By Kingsley Benson
Nigeria’s push to diversify its economy is yielding measurable gains, with non-oil exports climbing 19.6% in the first half of 2025 to $3.225 billion, up from $2.7 billion in the same period last year.
The Chief Executive of the Nigerian Export Promotion Council (NEPC), Mrs. Nonye Ayeni, attributed the growth to robust global demand for cocoa, urea, and other agricultural products, coupled with government trade initiatives and regional market opportunities.
Export volumes also increased, rising from 3.83 million metric tons in H1 2024 to 4.04 million metric tons this year.
According to her, Cocoa and its derivatives dominated the export chart, accounting for roughly 35% of total earnings.
Mrs. Ayeni said that the surge was driven by higher global prices, expanded local processing capacity, and improved compliance with international quality standards. Urea and cashew nuts also featured prominently among the top exports.

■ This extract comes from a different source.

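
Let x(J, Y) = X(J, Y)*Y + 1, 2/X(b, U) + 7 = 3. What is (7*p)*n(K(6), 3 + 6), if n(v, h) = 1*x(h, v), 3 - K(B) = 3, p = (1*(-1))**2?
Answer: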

The council noted that the African Continental Free Trade Area (AfCFTA) provided a further boost, easing access to wider markets and reducing tariffs for Nigerian products.
Government-backed capacity-building programmes, Mrs. Ayeni also noted, have helped exporters meet stringent requirements in competitive markets.
Indorama Eleme Fertilizer Ltd. emerged as the top exporter, followed by Starlink Global and Dangote Fertilizer Ltd. Key destinations for Nigerian non-oil goods included the Netherlands, which took 18.64% of shipments, the United States, and India.
With oil still accounting for about two-thirds of government revenue and 80% of foreign currency earnings, Mrs. Ayeni said that the sustained growth in non-oil exports signals progress toward economic diversification – a central goal of the President Tinubu administration’s reform agenda.